The second one is not a Delaware Blue, either. Delaware Blues have large single combs and they wouldn't have that little tuft of a crest. He is a male, though. He is likely also an olive-egger or Easter-egger mix.

It's so sad that people think it's acceptable to dump them instead of trying to find a proper home for them.  Good on you for taking them in!


----------



## robin416 (Sep 8, 2013)

Thanks, you two. I don't know what I'd do without you.

@Cadaigle that's a bit small for a coop. Should be 4 sq ft of open floor space. In other words no space taken by a nest or food and water. I sure hope your run is a lot larger.

All you can do is test to see if it's OK to put the two ladies in with him. BTW, how old are they. If they're still too young he might make life miserable for them.


----------



## Cadaigle (5 mo ago)

I just re measured it and the open floor space is 10.28 sqf. I am still constructing it and will hang the nest boxes over the edge to preserve that floor space. Perhaps I’ll just keep the two new hens in there when I get them and maybe the Legbar mix if I see that they are getting along. The roosters are let out all day every day and seem to stay within 30ft of their food and water. Right now I put them in a 10’x12’ canvas tent with a roost food and water at night. As of now they are getting along fine with each other but I know that could very well change as they mature.


----------



## Cadaigle (5 mo ago)

robin416 said:


> Thanks, you two. I don't know what I'd do without you.
> 
> @Cadaigle that's a bit small for a coop. Should be 4 sq ft of open floor space. In other words no space taken by a nest or food and water. I sure hope your run is a lot larger.
> 
> All you can do is test to see if it's OK to put the two ladies in with him. BTW, how old are they. If they're still too young he might make life miserable for them.


I forgot to mention that they are 6 week cream Legbar hens that are due to ship on the 13th of September. I do not have them yet and can still make adjustments to their coop. The frame is 36x41.125 and it’s up off the ground with a mini run beneath. They will be free range though with a much larger fenced in area. The picture is what the farmers do here with their egg layers. They let them out all day and move the whole setup to a different patch of grass every week. I could do something similar on a much smaller scale here.










robin416 said:


> Thanks, you two. I don't know what I'd do without you.
> 
> @Cadaigle that's a bit small for a coop. Should be 4 sq ft of open floor space. In other words no space taken by a nest or food and water. I sure hope your run is a lot larger.
> 
> All you can do is test to see if it's OK to put the two ladies in with him. BTW, how old are they. If they're still too young he might make life miserable for them.


----------



## robin416 (Sep 8, 2013)

That is a really neat setup. Are you going for the same thing or are yours extra good about staying close? 

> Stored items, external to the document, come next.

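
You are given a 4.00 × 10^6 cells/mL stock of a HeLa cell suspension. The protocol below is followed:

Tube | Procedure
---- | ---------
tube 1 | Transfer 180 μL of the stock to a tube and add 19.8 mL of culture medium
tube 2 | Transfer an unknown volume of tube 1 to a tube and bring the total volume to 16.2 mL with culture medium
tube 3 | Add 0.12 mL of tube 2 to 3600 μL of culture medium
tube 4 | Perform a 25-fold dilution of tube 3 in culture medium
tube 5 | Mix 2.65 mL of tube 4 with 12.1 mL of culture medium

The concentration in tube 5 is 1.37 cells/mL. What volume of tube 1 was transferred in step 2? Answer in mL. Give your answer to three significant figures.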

Age is going to be the biggest issue with the two new girls. They don't mature as fast as the boys and the young boys can very demanding. But you probably know that.


----------



## Cadaigle (5 mo ago)

Yes a very similar setup only on a less crowded scale. I’ll update a picture of the coop that I’m building tomorrow. I added a 12” by 42” bump out on the back exterior for the two hens to nest without taking up sq ft. It’s hard to say how old the rooster is being an abandoned one although it only started to crow three days ago. The farmers wanted nothing to do with them but I’ll make sure both the hens and the roosters are all well cared for. If they don’t get along I’ll keep them separated until the hens mature.


----------



## Cadaigle (5 mo ago)

If by any chance they do get along and one day decide to brood, do you think the eggs would then be green? It would be cool to have both blue eggs from the cream Legbars and green ones from the hybrid hens.


----------



## Cadaigle (5 mo ago)

Yes, my Legbar hybrid sits on my knee at all times and crows outside of the am ritual only when he knows I’m going to work or leaving him for a bit. He stays within about 30 ft of the tent I have for him even when I’m not there.


----------



## robin416 (Sep 8, 2013)

Time will tell. He might have chosen not to crow because everything was new. Now he's home and feels secure, obviously, and lets the world know he's in charge. 

Love that pic.


----------



## Maryellen (Jan 21, 2015)

The 1st rooster is a polish legbar mix ( polish chickens can be "candycorn" colors ,really pretty) the head feathers is a polish crest.


----------



## Cadaigle (5 mo ago)




----------



## robin416 (Sep 8, 2013)

You did that? You didn't mention you were also an artist. That is an absolutely lovely addition to your place.


----------



## Cadaigle (5 mo ago)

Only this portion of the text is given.